Lust is difficult to pull off in emo songs — Pedro The Lion’s steamy 2002 song “Rapture” should serve as the blueprint (I would be missing an opportunity if I didn’t call it a banger, which it really is) — but Charmer grapples with sex in a way that’s so morbid that it’s magnetic. “Slow Come On” ends with him saying, “Why am I so cruel?/ Why am I so mean?” Obviously, though, he can’t care enough to lift his voice at the end of the sentences to make them sound like questions; he’s too unconcerned to genuinely wonder why he’s as stolid as he is. Yet his passiveness, which often crosses the line into cruelty, is inexplicably alluring.
“What Would You Do,” the finale, is the eeriest moment on the album as McIlwee says things like, “Play with your hair and then stop/ Like you were the world’s ugliest person that nobody wants to pick up.” Its an uninviting, seething goodbye, and the beginning of McIlwee’s career as an emo rapper. I didn’t closely follow his career as it moved in that direction, but I like the song “Crushed” from his 2019 album Suffer On a lot. McIlwee was also an early supporter and collaborator of the rising pop enigma Ethel Cain. In 2020, McIlwee, Brier, and Mishko launched a project called Pay For Pain; their debut EP Pain almost felt like the extended universe of Charmer, especially the entrancing “You Take Command Of My Heart.”

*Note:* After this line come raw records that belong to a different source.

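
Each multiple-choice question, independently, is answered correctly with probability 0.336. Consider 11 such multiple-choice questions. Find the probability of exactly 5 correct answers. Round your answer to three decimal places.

0.170

X ~ Binomial(n=11, p=0.336).
P(X=5) = C(11,5) · p^5 · (1−p)^6
= 462 · 0.0042825 · 0.085705 = 0.16957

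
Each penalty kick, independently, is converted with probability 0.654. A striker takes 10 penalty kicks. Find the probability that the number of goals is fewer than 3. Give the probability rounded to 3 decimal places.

0.004

X ~ Binomial(10, 0.654); P(X ≤ 2) = Σ C(10,k) p^k (1−p)^(10−k) over k:
  k=0: C(10,0)·0.654^0·0.346^10 = 0.00002
  k=1: C(10,1)·0.654^1·0.346^9 = 0.00046
  k=2: C(10,2)·0.654^2·0.346^8 = 0.00395
Total = 0.00444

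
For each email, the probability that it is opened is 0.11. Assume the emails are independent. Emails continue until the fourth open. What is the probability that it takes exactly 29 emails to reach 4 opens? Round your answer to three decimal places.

Y = trial on which the fourth success occurs; negative binomial, r=4, p=0.11.
P(Y=29) = C(28,3) · p^4 · (1−p)^25
= 3276 · 0.00014641 · 0.054294 = 0.02604

0.026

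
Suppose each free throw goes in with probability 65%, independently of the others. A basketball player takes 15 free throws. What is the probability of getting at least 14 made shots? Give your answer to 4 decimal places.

0.0142

X ~ Binomial(15, 0.65); P(X ≥ 14) = Σ C(15,k) p^k (1−p)^(15−k) over k:
  k=14: C(15,14)·0.65^14·0.35^1 = 0.012617
  k=15: C(15,15)·0.65^15·0.35^0 = 0.001562
Total = 0.014179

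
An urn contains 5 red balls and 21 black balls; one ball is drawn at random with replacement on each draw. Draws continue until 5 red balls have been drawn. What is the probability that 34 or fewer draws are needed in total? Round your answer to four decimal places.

0.8100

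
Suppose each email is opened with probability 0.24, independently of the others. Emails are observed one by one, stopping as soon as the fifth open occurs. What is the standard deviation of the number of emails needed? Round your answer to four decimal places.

8.1223

Y = total emails until the fifth success; negative binomial with r=5, p=0.24.
SD(Y) = √[r(1−p)/p²] = √(65.972222) = 8.122329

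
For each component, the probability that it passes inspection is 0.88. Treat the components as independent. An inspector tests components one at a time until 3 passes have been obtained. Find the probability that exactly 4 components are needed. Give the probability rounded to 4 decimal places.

0.2453

Y = trial on which the third success occurs; negative binomial, r=3, p=0.88.
P(Y=4) = C(3,2) · p^3 · (1−p)^1
= 3 · 0.68147 · 0.12 = 0.245330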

Meanwhile, Tigers Jaw proved to be fine as a duo with the beloved 2017’s Spin. Together, Collins and Walsh lack the menacing edge that McIlwee provided, but they still manage to make engaging, poignant music without it. Their melodies, harmonies, lyricism, and instrumentation are as impressive as ever. 2021’s I Won’t Care How You Remember Me possessed some enthralling guitar work that felt like a callback to their earlier years, as well as some delightful flashes of shoegaze like on “Lemon Mouth.” Collins and Walsh clearly have the drive and chemistry to keep Tigers Jaw alive and thriving, and it’s awesome. It’s also surprising, considering they come from the circle of Pennsylvania bands who often break up: Title Fight (RIP), Balance And Composure (who just announced their first album in eight years last month), and Superheaven (who are, I think, in the midst of a comeback?). All this time, Tigers Jaw have never left.

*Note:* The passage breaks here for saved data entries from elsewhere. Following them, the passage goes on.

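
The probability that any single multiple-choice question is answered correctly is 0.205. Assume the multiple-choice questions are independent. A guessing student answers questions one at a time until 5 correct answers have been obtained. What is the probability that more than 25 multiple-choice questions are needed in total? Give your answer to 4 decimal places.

0.3965

Needing more than 25 multiple-choice questions ⇔ fewer than 5 successes in the first 25. With X ~ Binomial(25, 0.205), P(Y > 25) = P(X ≤ 4).
  k=0: C(25,0)·0.205^0·0.795^25 = 0.003230
  k=1: C(25,1)·0.205^1·0.795^24 = 0.020821
  k=2: C(25,2)·0.205^2·0.795^23 = 0.064428
  k=3: C(25,3)·0.205^3·0.795^22 = 0.127370
  k=4: C(25,4)·0.205^4·0.795^21 = 0.180641
P(X ≤ 4) = 0.396489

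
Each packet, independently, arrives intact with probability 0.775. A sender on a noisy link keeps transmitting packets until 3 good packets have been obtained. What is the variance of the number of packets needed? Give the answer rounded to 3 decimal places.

Y = total packets until the third success; negative binomial with r=3, p=0.775.
Var(Y) = r(1−p)/p² = 3·0.225 / 0.775² = 1.12383

1.124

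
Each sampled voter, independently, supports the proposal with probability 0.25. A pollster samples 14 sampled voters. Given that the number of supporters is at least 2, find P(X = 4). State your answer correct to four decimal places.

0.2449

X ~ Binomial(14, 0.25). Want P(X=4 | X≥2) = P(X=4) / P(X≥2).
P(X=4) = C(14,4)·0.25^4·0.75^10 = 0.220195
P(X≥2) = 1 − 0.017818 − 0.083150 = 0.899032
Ratio = 0.220195 / 0.899032 = 0.244924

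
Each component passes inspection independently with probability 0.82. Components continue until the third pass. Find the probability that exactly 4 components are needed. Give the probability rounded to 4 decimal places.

Y = trial on which the third success occurs; negative binomial, r=3, p=0.82.
P(Y=4) = C(3,2) · p^3 · (1−p)^1
= 3 · 0.55137 · 0.18 = 0.297739

0.2977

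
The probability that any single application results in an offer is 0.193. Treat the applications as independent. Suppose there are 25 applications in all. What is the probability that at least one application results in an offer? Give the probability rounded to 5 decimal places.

0.99530

P(at least one) = 1 − P(none) = 1 − (1 − 0.193)^25
= 1 − 0.0046972 = 0.9953028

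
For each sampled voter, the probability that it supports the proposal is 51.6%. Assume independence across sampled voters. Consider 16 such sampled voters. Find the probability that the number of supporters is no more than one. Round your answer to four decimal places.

0.0002

X ~ Binomial(16, 0.516); P(X ≤ 1) = Σ C(16,k) p^k (1−p)^(16−k) over k:
  k=0: C(16,0)·0.516^0·0.484^16 = 0.000009
  k=1: C(16,1)·0.516^1·0.484^15 = 0.000155
Total = 0.000164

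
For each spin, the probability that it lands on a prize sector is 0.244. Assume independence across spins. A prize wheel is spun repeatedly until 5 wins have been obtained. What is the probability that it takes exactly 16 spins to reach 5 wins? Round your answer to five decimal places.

Y = trial on which the fifth success occurs; negative binomial, r=5, p=0.244.
P(Y=16) = C(15,4) · p^5 · (1−p)^11
= 1365 · 0.00086487 · 0.046104 = 0.0544279

0.05443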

Charmer is of its time. It was a golden era for Run For Cover. Modern Baseball’s You’re Gonna Miss It All came out a few months prior. It was the year after the release of Superheaven’s Jar and Citizen’s Youth, and a year before the release of Turnover’s Peripheral Vision. If you’ve read this far, you probably know how crazy that is. Charmer received a positive Pitchfork review from (you guessed it) Ian Cohen but otherwise didn’t get much press (even from Stereogum!). It doesn’t really matter, though. The beautifully embroidered artwork — stitched by Collins herself — is iconic to a fervent subculture; edits of it go viral on Tumblr. The excitement for Tigers Jaw is not about critics raving about them online; it’s about fans surfing over people’s heads at gigs, screaming along, headbanging, breaking their glasses, then starting a music blog.

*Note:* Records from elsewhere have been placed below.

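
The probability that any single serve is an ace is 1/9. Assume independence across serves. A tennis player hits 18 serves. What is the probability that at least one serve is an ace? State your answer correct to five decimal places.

0.87998

P(at least one) = 1 − P(none) = 1 − (1 − 0.111111)^18
= 1 − 0.1200203 = 0.8799797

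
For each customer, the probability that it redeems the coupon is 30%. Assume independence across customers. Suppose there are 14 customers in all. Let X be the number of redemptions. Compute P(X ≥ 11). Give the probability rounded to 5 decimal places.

X ~ Binomial(14, 0.30); P(X ≥ 11) = Σ C(14,k) p^k (1−p)^(14−k) over k:
  k=11: C(14,11)·0.30^11·0.70^3 = 0.0002212
  k=12: C(14,12)·0.30^12·0.70^2 = 0.0000237
  k=13: C(14,13)·0.30^13·0.70^1 = 0.0000016
  k=14: C(14,14)·0.30^14·0.70^0 = 0.0000000
Total = 0.0002465

0.00025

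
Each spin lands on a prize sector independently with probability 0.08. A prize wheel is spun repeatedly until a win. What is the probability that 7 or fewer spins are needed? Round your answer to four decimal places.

0.4422

Y = number of spins to the first success; geometric, p = 0.08.
P(Y ≤ 7) = 1 − (1−p)^7 = 1 − 0.557847 = 0.442153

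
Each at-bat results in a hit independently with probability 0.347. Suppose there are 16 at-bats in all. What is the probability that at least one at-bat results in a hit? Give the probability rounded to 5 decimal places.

P(at least one) = 1 − P(none) = 1 − (1 − 0.347)^16
= 1 − 0.0010930 = 0.9989070

0.99891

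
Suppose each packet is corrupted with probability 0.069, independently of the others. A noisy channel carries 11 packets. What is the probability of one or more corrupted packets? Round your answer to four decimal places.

P(at least one) = 1 − P(none) = 1 − (1 − 0.069)^11
= 1 − 0.455456 = 0.544544

0.5445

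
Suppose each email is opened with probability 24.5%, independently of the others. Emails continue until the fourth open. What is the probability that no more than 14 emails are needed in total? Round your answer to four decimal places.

0.4610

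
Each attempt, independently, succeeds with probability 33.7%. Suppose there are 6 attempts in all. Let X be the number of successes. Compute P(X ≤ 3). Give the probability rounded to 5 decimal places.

X ~ Binomial(6, 0.337); P(X ≤ 3) = Σ C(6,k) p^k (1−p)^(6−k) over k:
  k=0: C(6,0)·0.337^0·0.663^6 = 0.0849339
  k=1: C(6,1)·0.337^1·0.663^5 = 0.2590292
  k=2: C(6,2)·0.337^2·0.663^4 = 0.3291586
  k=3: C(6,3)·0.337^3·0.663^3 = 0.2230798
Total = 0.8962016

0.89620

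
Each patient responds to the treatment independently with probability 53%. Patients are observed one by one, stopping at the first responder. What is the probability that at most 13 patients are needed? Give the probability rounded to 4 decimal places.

0.9999

Y = number of patients to the first success; geometric, p = 0.53.
P(Y ≤ 13) = 1 − (1−p)^13 = 1 − 0.000055 = 0.999945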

Is Charmer the best Tigers Jaw album? I don’t know. It’s a wonderful moment in a catalog that’s full of those. Diehards will tell you that the best Tigers Jaw material isn’t even on the albums, but on the other stuff: their evocative 2009 EP Spirit Desire, their fiery 2010 split with Balance And Composure, their scrappy 2013 split with Tiny Empires. There’s a lot of Tigers Jaw to love. Charmer is an interesting relic of a band that, on the brink of disassembly, choose to captivate instead of exhilarate. As usual, they struck a chord.